Nella fase preconcettuale [2- 4 anni] prevale l’egocentrismo e aumenta il linguaggio, ma il bimbo non sa passare dal modo di pensare generale a quello particolare, e contrariamente.
Dai quattro ai sette anni circa abbiamo la fase del pensiero intuitivo. Con la scuola materna il bambino acquisisce nuove informazioni, ma ancora non c’è reversibilità. Quest’ultima consiste nel mettere in relazione col pensiero più azioni, e saperle ricostruire al contrario.
Nella fase delle operazioni concrete, cresce l’accordo fra le azioni. Il pensiero passa dal particolare al generale, e viceversa; ma si è ancora legati alle azioni.
Nella fase delle operazioni formali [dagli undici ai quattordici anni circa] il ragionamento ipotetico deduttivo permette di fare delle ipotesi. Il preadolescente comincia a pensare al proprio futuro, e riflette sui valori del proprio ambiente culturale.
Questo piccolo schema riassuntivo non è completo né esaustivo.
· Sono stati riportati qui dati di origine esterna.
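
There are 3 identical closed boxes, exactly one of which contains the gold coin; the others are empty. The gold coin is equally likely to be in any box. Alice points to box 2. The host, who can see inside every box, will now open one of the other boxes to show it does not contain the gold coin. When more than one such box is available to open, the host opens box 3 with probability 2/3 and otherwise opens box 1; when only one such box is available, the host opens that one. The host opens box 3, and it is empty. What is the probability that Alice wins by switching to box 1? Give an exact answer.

3/5

Condition on the true location of the gold coin.
If it is in box 1 (prior 1/3): only box 3 is available, probability 1; weight (1/3)·1 = 1/3.
If it is in box 2 (prior 1/3): box 3 is available, opened with probability 2/3; weight (1/3)·(2/3) = 2/9.
If it is in box 3 (prior 1/3): the host opened box 3, so this case is ruled out; weight (1/3)·0 = 0.
The weights sum to 5/9.
So P(the gold coin in box 1 | the host opened box 3) = (1/3) / (5/9) = 3/5.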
La teoria “piagetiana“ è molto più articolata. Oltre alla teoria di Piaget ci sono stati Wygotskij e Bruner, che hanno avuto i loro punti di vista.
Tenendo conto di questi piccoli dati sullo sviluppo umano, reminiscenze degli studi universitari, mi sono chiesto: l’intelligenza artificiale sarà in grado di trovare un accomodamento per adattarsi al meglio? Saprà trovare nuove soluzioni? O si avvarrà solo del momento di assimilazione? E soprattutto: sarà un aiuto, o si metterà in concorrenza con l’essere umano?
Francesco Giovannozzi, psicologo-psicoterapeuta.